The differentiating aspects of delta-sigma ADCs are the use of oversampling in conjunction with decimation filtering, and quantization noise shaping.
Delta-sigma ADCs use sample rates that are a large multiple, for instance, 128 times the sample rate sufficient for a given signal. For example, to sample a 25 kHz signal, a sample rate greater than the Nyquist rate (that is, > 50 KHz) would be sufficient. However, a delta-sigma ADC using an oversample factor of 128 samples the signal at 6 MHz. This approach has several benefits, such as better antialiasing and higher resolution.
In the frequency domain, sampling a signal effectively modulates the input signal spectrum with carrier frequencies that are multiples of the sample rate Fs (that is, 0, Fs, 2Fs, 3 Fs, and so on). To ensure that these modulated versions of the input signal spectrum do not overlap, thus causing aliasing, the sample rate has to be greater than twice the maximum frequency component of the signal (that is, 2Fmax), the Nyquist rate. Conversely, if the input signal has frequency components above Fs /2, also called the Nyquist frequency, these components may alias into the sub-Nyquist frequency range, making it hard to detect signals of interest from among the aliases. This aliasing effect manifests as noise and signal distortion.
To prevent aliasing, the analog frontend of a data acquisition device often uses an analog lowpass filter that attenuates frequency components greater than the Nyquist frequency, prior to sampling by the ADC. There are stringent requirements on such filters as they are expected to have brick wall-like characteristics, which include sharp roll-off, flat passband, and so on. With such tight constraints and the fact that they have to be implemented as analog circuitry, these filters are complex to design and expensive to manufacture.
Figure 2. Oversampling relaxes the requirements on an analog antialiasing filter.
Delta-sigma ADCs relax the requirements on analog antialiasing filters by oversampling the input signal, as shown in Figure 2. Through oversampling, the modulated versions of the input signal spectrum are further separated in the frequency domain allowing for gradual roll-off filter characteristics, which make the analog antialiasing filter construction much simpler. Delta-sigma ADCs are composed mainly of digital components, making them even more attractive. With a primarily digital construction, they can be implemented in silicon and thus take advantage of advancements in very-large-scale integration VLSI technology.
Digital Decimation Filtering
The bit stream from the delta-sigma modulator is output to a digital decimation filter that averages and downsamples, thus producing an n-bit sample at the desired sample rate, Fs. This process of averaging has the effect of lowpass filtering the signal in the frequency domain, which attenuates the quantization noise and removes aliases from the band of interest. This decimation filter is usually built for an extremely flat frequency response in the passband and no phase error, a sharp roll-off near the cutoff frequency (about 0.49 times the sample rate Fs) and excellent rejection in the stop band, making it very effective at antialiasing.
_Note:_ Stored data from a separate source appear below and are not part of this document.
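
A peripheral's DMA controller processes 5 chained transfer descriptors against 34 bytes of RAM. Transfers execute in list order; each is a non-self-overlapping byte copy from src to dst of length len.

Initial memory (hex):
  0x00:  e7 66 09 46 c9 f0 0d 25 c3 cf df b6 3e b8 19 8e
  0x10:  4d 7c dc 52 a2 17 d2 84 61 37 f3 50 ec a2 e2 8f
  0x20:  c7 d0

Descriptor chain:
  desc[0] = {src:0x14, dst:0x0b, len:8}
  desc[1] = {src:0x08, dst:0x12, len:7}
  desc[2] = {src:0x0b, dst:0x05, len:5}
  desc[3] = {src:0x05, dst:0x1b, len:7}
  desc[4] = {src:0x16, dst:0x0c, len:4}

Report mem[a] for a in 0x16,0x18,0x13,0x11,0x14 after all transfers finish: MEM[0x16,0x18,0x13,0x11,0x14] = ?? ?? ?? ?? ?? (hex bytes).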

A digital decimation filter is typically implemented as a Finite Impulse Response (FIR) filter, such as a comb filter, which is a cost-effective way of implementing decimation.
Quantization Noise Shaping
The conversion of an analog signal into a digital signal introduces noise in the signal, which is called quantization noise. For a single digital sample, the noise is simply ± 1/2 LSB. The smaller the LSB, the higher the resolution of the ADC will be. A higher resolution implies lower quantization noise or a higher signal-to-noise ratio (SNR). The classical equation that captures the relation between ADC resolution and SNR is seen in Equation 1, where N is the effective number of bits of resolution of the ADC.
SNR = 6.02N + 1.76 dB (Equation 1)
However, that is not the end of the story. A delta-sigma modulator behaves as a lowpass filter for the signal and a highpass filter for the quantization noise, thus pushing the noise to higher frequency regions, as shown in Figure 3. This phenomenon is called quantization noise shaping, and is taken advantage of by employing digital decimation that effectively lowpass filters the modulator output and removes the quantization noise. The reduction of noise power in the frequency band of interest means a higher SNR or a greater dynamic range, as the noise floor has been significantly lowered.
This improvement in SNR due to oversampling can be seen in Equation 2, where Fs is the sample rate, K is the oversample factor, and BW is the bandwidth of the input signal. This increase in SNR results in a larger effective number of bits of ADC resolution.
SNR = 6.02N + 1.76 + 10log (KFs /2BW) dB (Equation 2)
Figure 3 illustrates quantization noise shaping, which is one of the key advantages of delta-sigma ADCs.
Figure 3. Oversampling results in quantization noise shaping.